In 1989, British sailor Tracy Edwards made history—and defied critics—by leading the first all-female crew to successfully complete the Whitbread Round the World yacht race, one of the longest and most grueling competitions of its kind.
Her inspiring story is featured in Alex Holmes’s exciting new documentary, Maiden, which chronicles Edwards’s intense 167 days at sea racing around the world. The film also presents a timely and relevant story about confident women breaking down barriers and overcoming institutionalized sexism in an insular community.
“I hope people—in particular girls—will see that you don’t have to be perfect to succeed,” said Edwards at the documentary’s New York premiere on Tuesday evening. “If you are doing something that you are absolutely passionate about, and truly believe that you can do it—you can do it.
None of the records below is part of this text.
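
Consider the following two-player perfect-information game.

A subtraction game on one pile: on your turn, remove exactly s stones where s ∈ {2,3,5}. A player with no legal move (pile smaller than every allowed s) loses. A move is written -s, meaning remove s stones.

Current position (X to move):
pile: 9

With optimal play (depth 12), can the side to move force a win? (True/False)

X winning at [9]: True

p1 X@[9]: -2[7]+1* -3[6]-1 -5[4]-1
p2 O@[7]: -2[5]-1* -3[4]-1 -5[2]-1
p3 X@[5]: -2[3]-1 -3[2]-1 -5[0]+1*
p4 O@[0] terminal -1; root [9] d12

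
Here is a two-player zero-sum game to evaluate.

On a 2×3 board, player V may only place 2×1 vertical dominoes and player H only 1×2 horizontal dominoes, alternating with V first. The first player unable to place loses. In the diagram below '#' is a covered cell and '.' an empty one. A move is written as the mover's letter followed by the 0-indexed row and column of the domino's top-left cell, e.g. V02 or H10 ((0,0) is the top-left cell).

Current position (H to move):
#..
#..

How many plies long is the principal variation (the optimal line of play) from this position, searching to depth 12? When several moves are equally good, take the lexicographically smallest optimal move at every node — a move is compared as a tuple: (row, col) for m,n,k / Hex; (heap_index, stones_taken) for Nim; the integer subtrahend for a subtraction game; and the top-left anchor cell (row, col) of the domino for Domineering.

PV length from [#../#..]: 1 ply

p1 H@[#../#..]: H01[###/#..]+1* H11[#../###]+1
p2 V@[###/#..] terminal -1; root [#../#..] d12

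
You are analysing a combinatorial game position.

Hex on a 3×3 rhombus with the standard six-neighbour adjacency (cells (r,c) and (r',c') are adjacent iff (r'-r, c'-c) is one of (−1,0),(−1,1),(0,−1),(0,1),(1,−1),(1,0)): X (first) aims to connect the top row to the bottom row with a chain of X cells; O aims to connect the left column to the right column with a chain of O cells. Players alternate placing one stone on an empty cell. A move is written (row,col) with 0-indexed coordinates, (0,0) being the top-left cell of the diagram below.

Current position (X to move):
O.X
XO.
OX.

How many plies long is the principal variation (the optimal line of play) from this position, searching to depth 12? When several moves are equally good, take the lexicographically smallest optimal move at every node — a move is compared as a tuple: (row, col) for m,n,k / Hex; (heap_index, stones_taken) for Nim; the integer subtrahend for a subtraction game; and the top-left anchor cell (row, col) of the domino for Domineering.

[O.X/XO./OX.] X move#1: (0,1):-1/OXX/XO./OX., (1,2):+1/O.X/XOX/OX.*, (2,2):-1/O.X/XO./OXX
[O.X/XOX/OX.] end (terminal -1, O#2); searched O.X/XO./OX. to 12

PV length from [O.X/XO./OX.]: 1 ply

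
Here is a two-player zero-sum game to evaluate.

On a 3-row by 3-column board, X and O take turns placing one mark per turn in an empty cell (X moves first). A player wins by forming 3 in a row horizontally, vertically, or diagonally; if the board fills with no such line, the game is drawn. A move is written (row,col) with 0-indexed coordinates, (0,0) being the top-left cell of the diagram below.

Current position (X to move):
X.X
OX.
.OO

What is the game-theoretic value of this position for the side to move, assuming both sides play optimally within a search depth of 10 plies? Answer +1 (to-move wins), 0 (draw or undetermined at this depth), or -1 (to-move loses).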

Anything is possible. I hope my story visibly demonstrates that. Many people did not think we could race, and we accomplished it. We believed in ourselves.”
The documentary, out June 28 in New York and Los Angeles, effectively mixes archival footage and new interviews with Edwards and her crew members, building a suspenseful story about their roughly 32,000-mile voyage while giving an intimate look into the sailing world.
“The sea is very honest, and there’s no gossiping behind your back. It’s telling tales right in front of you, and what you see is what you get,” said Edwards—who left home as a teen and moved to a seaside town, where she eventually talked her way into jobs on yachts. “And it makes me feel who I am. I feel quite awkward on land sometimes, and when I’m at sea, I don’t need to look or behave a certain way. I can just be out in the elements and feel like me. It’s freeing.”